Natal conforme a nata de cada alma

Paulo disse que não era mais para se guardar festas religiosas como se elas carregassem virtude em si mesmas.

Assim, as datas são apenas datas, e as mais significativas são aquelas que se fizeram história, memória e ninho em nós.

Ora, o mesmo se pode dizer do Natal, o qual, na “Cristandade”, celebra o “nascimento de Jesus”, ou, numa linguagem mais “teológica”, a Encarnação.

No entanto, aqui há que se estabelecer algumas diferenciações fundamentais:

1. Que Jesus não nasceu no Natal, em dezembro, mas muito provavelmente em outubro.

2. Que o Natal é uma herança de natureza cultural, instituída já no quarto século. De fato, o Natal da Cristandade, que cai em dezembro, é mais uma criação de natureza constantiniana, e, antes disso, nunca foi objeto de qualquer que tenha sido a “festividade” da comunidade dos discípulos originais.

3. Que a Encarnação, que é o verdadeiro natal, não é uma data universal — embora Jesus possa ter nascido em outubro —, mas sim um acontecimento existencial que tem seu inicio em nós quando cremos que Deus estava em Cristo, e se renova em nós cada vez que vivemos no amor de Deus, confiantes na Graça da Encarnação e na Encarnação da Graça: Jesus, o Emanuel.

4. Que embora o Natal da Cristandade não seja nada além de uma celebração religiosa e sincrética, nem por isso ele faz mal a quem o celebra como quem come o pão e bebe o vinho do Amor de Deus em Sua Encarnação. Isso porque, como qualquer outra coisa, o que empresta sentido às coisas não são as coisas em si mesmas, mas o olhar de quem nelas projeta, simbolicamente, o seu próprio coração.

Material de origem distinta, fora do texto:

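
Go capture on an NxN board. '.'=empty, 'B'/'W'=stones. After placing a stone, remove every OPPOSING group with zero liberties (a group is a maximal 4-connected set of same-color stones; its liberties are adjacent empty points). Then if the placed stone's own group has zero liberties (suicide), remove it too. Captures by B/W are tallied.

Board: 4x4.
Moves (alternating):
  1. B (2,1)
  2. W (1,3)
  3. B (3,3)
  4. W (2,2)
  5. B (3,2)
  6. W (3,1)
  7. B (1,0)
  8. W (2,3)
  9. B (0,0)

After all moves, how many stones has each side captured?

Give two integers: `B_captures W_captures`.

Answer: 0 2

Derivation:
Move 1: B@(2,1) -> caps B=0 W=0
Move 2: W@(1,3) -> caps B=0 W=0
Move 3: B@(3,3) -> caps B=0 W=0
Move 4: W@(2,2) -> caps B=0 W=0
Move 5: B@(3,2) -> caps B=0 W=0
Move 6: W@(3,1) -> caps B=0 W=0
Move 7: B@(1,0) -> caps B=0 W=0
Move 8: W@(2,3) -> caps B=0 W=2
Move 9: B@(0,0) -> caps B=0 W=2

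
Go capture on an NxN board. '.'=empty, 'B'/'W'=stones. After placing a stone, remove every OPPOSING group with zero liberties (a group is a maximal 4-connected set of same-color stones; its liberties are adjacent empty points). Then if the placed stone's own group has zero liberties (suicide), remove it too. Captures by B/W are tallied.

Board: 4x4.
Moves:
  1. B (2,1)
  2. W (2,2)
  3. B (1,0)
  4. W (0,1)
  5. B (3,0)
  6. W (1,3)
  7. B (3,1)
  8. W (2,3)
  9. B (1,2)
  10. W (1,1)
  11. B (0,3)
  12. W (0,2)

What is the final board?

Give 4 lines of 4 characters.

Move 1: B@(2,1) -> caps B=0 W=0
Move 2: W@(2,2) -> caps B=0 W=0
Move 3: B@(1,0) -> caps B=0 W=0
Move 4: W@(0,1) -> caps B=0 W=0
Move 5: B@(3,0) -> caps B=0 W=0
Move 6: W@(1,3) -> caps B=0 W=0
Move 7: B@(3,1) -> caps B=0 W=0
Move 8: W@(2,3) -> caps B=0 W=0
Move 9: B@(1,2) -> caps B=0 W=0
Move 10: W@(1,1) -> caps B=0 W=0
Move 11: B@(0,3) -> caps B=0 W=0
Move 12: W@(0,2) -> caps B=0 W=2

Answer: .WW.
BW.W
.BWW
BB..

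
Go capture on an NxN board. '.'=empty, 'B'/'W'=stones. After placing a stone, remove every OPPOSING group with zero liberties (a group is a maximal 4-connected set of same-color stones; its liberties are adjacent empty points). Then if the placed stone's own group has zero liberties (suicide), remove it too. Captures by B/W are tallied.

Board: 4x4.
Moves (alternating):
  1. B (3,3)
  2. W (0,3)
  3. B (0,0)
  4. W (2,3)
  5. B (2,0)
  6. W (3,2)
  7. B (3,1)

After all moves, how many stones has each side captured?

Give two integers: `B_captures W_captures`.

Answer: 0 1

Derivation:
Move 1: B@(3,3) -> caps B=0 W=0
Move 2: W@(0,3) -> caps B=0 W=0
Move 3: B@(0,0) -> caps B=0 W=0
Move 4: W@(2,3) -> caps B=0 W=0
Move 5: B@(2,0) -> caps B=0 W=0
Move 6: W@(3,2) -> caps B=0 W=1
Move 7: B@(3,1) -> caps B=0 W=1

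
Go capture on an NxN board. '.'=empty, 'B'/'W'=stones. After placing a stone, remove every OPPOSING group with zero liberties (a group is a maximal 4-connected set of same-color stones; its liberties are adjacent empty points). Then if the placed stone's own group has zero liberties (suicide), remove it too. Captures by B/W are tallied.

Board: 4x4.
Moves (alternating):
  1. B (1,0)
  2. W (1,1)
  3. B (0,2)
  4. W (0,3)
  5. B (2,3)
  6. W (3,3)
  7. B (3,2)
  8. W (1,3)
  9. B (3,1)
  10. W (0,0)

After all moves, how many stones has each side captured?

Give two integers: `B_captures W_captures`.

Answer: 1 0

Derivation:
Move 1: B@(1,0) -> caps B=0 W=0
Move 2: W@(1,1) -> caps B=0 W=0
Move 3: B@(0,2) -> caps B=0 W=0
Move 4: W@(0,3) -> caps B=0 W=0
Move 5: B@(2,3) -> caps B=0 W=0
Move 6: W@(3,3) -> caps B=0 W=0
Move 7: B@(3,2) -> caps B=1 W=0
Move 8: W@(1,3) -> caps B=1 W=0
Move 9: B@(3,1) -> caps B=1 W=0
Move 10: W@(0,0) -> caps B=1 W=0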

Assim, que cada um tenha o Natal que em si mesmo tiver sido gerado!

O meu é todo dia, pois, a cada dia vivo apenas porque creio que Deus estava em Cristo reconciliando consigo mesmo o mundo.

Do contrário, para mim não haveria natal, posto que um homem como eu já não encontra ilusões viáveis como paliativo e auto-engano para a existência.

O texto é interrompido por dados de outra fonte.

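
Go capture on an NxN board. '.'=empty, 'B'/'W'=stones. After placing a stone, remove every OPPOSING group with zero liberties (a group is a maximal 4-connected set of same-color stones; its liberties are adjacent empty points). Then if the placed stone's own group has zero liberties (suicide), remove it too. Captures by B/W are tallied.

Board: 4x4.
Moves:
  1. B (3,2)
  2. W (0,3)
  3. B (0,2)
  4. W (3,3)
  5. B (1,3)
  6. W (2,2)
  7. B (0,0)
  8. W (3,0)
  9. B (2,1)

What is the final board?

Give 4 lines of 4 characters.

Answer: B.B.
...B
.BW.
W.BW

Derivation:
Move 1: B@(3,2) -> caps B=0 W=0
Move 2: W@(0,3) -> caps B=0 W=0
Move 3: B@(0,2) -> caps B=0 W=0
Move 4: W@(3,3) -> caps B=0 W=0
Move 5: B@(1,3) -> caps B=1 W=0
Move 6: W@(2,2) -> caps B=1 W=0
Move 7: B@(0,0) -> caps B=1 W=0
Move 8: W@(3,0) -> caps B=1 W=0
Move 9: B@(2,1) -> caps B=1 W=0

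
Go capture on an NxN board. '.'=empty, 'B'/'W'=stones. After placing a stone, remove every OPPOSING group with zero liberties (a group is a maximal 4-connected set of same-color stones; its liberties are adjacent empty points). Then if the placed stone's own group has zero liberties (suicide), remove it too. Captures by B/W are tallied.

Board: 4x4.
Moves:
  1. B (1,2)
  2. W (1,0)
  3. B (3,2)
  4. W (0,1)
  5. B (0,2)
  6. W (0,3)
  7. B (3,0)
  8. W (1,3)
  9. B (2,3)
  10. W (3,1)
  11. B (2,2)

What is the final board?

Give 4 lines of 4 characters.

Answer: .WB.
W.B.
..BB
BWB.

Derivation:
Move 1: B@(1,2) -> caps B=0 W=0
Move 2: W@(1,0) -> caps B=0 W=0
Move 3: B@(3,2) -> caps B=0 W=0
Move 4: W@(0,1) -> caps B=0 W=0
Move 5: B@(0,2) -> caps B=0 W=0
Move 6: W@(0,3) -> caps B=0 W=0
Move 7: B@(3,0) -> caps B=0 W=0
Move 8: W@(1,3) -> caps B=0 W=0
Move 9: B@(2,3) -> caps B=2 W=0
Move 10: W@(3,1) -> caps B=2 W=0
Move 11: B@(2,2) -> caps B=2 W=0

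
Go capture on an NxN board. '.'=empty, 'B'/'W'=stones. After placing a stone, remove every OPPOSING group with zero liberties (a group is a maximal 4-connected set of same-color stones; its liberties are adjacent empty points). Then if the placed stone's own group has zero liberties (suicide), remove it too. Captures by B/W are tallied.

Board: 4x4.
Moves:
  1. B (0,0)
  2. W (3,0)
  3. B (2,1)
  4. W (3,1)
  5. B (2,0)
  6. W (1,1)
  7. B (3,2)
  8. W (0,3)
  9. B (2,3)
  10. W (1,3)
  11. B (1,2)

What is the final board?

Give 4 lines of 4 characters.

Move 1: B@(0,0) -> caps B=0 W=0
Move 2: W@(3,0) -> caps B=0 W=0
Move 3: B@(2,1) -> caps B=0 W=0
Move 4: W@(3,1) -> caps B=0 W=0
Move 5: B@(2,0) -> caps B=0 W=0
Move 6: W@(1,1) -> caps B=0 W=0
Move 7: B@(3,2) -> caps B=2 W=0
Move 8: W@(0,3) -> caps B=2 W=0
Move 9: B@(2,3) -> caps B=2 W=0
Move 10: W@(1,3) -> caps B=2 W=0
Move 11: B@(1,2) -> caps B=2 W=0

Answer: B..W
.WBW
BB.B
..B.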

Por isso digo: sem o meu natal de fé em Cristo, sobraria apenas o meu funeral de tristeza.

Há quem faça um natalzinho existencialmente do tipo “Casas Bahia”.

Há quem o torne algo tão “exato” que não o celebrar é como não comparecer ao “Aniversário de Jesus”.

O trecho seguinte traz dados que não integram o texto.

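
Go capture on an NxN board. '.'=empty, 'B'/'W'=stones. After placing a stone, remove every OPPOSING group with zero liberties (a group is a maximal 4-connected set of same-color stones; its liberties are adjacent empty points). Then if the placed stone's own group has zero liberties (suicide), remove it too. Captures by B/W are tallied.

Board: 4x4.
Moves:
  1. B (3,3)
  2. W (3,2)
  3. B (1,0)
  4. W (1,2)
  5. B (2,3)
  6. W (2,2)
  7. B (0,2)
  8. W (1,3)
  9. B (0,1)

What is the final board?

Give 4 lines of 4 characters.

Move 1: B@(3,3) -> caps B=0 W=0
Move 2: W@(3,2) -> caps B=0 W=0
Move 3: B@(1,0) -> caps B=0 W=0
Move 4: W@(1,2) -> caps B=0 W=0
Move 5: B@(2,3) -> caps B=0 W=0
Move 6: W@(2,2) -> caps B=0 W=0
Move 7: B@(0,2) -> caps B=0 W=0
Move 8: W@(1,3) -> caps B=0 W=2
Move 9: B@(0,1) -> caps B=0 W=2

Answer: .BB.
B.WW
..W.
..W.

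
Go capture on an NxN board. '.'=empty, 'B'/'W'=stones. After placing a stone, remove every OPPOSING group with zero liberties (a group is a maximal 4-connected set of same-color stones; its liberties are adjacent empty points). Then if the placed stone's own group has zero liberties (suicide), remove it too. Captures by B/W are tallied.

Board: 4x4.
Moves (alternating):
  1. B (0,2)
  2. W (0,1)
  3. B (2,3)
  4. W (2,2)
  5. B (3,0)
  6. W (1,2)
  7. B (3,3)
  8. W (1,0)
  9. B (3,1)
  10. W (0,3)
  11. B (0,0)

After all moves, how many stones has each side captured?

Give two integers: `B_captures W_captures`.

Move 1: B@(0,2) -> caps B=0 W=0
Move 2: W@(0,1) -> caps B=0 W=0
Move 3: B@(2,3) -> caps B=0 W=0
Move 4: W@(2,2) -> caps B=0 W=0
Move 5: B@(3,0) -> caps B=0 W=0
Move 6: W@(1,2) -> caps B=0 W=0
Move 7: B@(3,3) -> caps B=0 W=0
Move 8: W@(1,0) -> caps B=0 W=0
Move 9: B@(3,1) -> caps B=0 W=0
Move 10: W@(0,3) -> caps B=0 W=1
Move 11: B@(0,0) -> caps B=0 W=1

Answer: 0 1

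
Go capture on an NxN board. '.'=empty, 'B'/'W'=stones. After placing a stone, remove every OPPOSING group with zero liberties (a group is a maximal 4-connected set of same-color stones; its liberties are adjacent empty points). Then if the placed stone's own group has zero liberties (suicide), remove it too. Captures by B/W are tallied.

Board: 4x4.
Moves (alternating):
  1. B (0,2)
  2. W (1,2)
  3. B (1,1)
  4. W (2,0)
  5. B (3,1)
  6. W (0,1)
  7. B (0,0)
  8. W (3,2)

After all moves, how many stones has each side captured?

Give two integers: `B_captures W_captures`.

Answer: 1 0

Derivation:
Move 1: B@(0,2) -> caps B=0 W=0
Move 2: W@(1,2) -> caps B=0 W=0
Move 3: B@(1,1) -> caps B=0 W=0
Move 4: W@(2,0) -> caps B=0 W=0
Move 5: B@(3,1) -> caps B=0 W=0
Move 6: W@(0,1) -> caps B=0 W=0
Move 7: B@(0,0) -> caps B=1 W=0
Move 8: W@(3,2) -> caps B=1 W=0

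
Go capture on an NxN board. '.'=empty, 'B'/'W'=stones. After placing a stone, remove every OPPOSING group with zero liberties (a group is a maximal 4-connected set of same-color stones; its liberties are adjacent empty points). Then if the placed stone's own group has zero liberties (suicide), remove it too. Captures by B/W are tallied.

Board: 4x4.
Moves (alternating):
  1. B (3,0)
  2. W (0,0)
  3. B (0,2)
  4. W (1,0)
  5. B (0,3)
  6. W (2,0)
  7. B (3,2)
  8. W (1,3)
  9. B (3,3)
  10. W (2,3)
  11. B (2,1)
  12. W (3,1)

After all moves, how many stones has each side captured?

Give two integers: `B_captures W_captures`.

Answer: 0 1

Derivation:
Move 1: B@(3,0) -> caps B=0 W=0
Move 2: W@(0,0) -> caps B=0 W=0
Move 3: B@(0,2) -> caps B=0 W=0
Move 4: W@(1,0) -> caps B=0 W=0
Move 5: B@(0,3) -> caps B=0 W=0
Move 6: W@(2,0) -> caps B=0 W=0
Move 7: B@(3,2) -> caps B=0 W=0
Move 8: W@(1,3) -> caps B=0 W=0
Move 9: B@(3,3) -> caps B=0 W=0
Move 10: W@(2,3) -> caps B=0 W=0
Move 11: B@(2,1) -> caps B=0 W=0
Move 12: W@(3,1) -> caps B=0 W=1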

Há quem não o celebre por julgá-lo uma festa pagã.

E há também quem o denuncie de modo estapafúrdio, como um certo “apóstolo” que, desejando “teologizar” — coisa, para ele, mais difícil do que boi voar —, disse que a Encarnação não é para ser celebrada, mas apenas a Ceia do Senhor. E concluiu que quem celebra a Encarnação celebra o Primeiro Dia em vez de celebrar o Sétimo. Assim, conclui ele, tal pessoa voltou atrás. E isso tudo sem lembrar que João diz que todo espírito que não confessa a Encarnação não procede de Deus, pois é espírito do anticristo, o qual já está no mundo, e, segundo João, “procede do meio de nós”.

Sem Encarnação, Aquele que morreu e ressuscitou não poderia dizer: “Vede! Um espírito não tem carnes nem ossos, como vedes que eu tenho!”

Sem começo, não há fim. Portanto, tratando-se de Deus, Alfa e Ômega são a mesma coisa, pois Aquele que é é, e nEle não se pode m separar eventos que salvam e eventos que não salvam. E isso por uma única razão: Quem salva é Ele, e não pedaços dEle!

Portanto, como todos os dias, celebre seu natal com a gratidão dos filhos da Graça que se encarnou como manifestação de uma reconciliação que já estava feita antes de acontecer na História, visto que o Cordeiro de Deus já havia sido imolado desde antes da fundação do mundo.

Portanto, não há nada tão final quanto o próprio começo de tudo!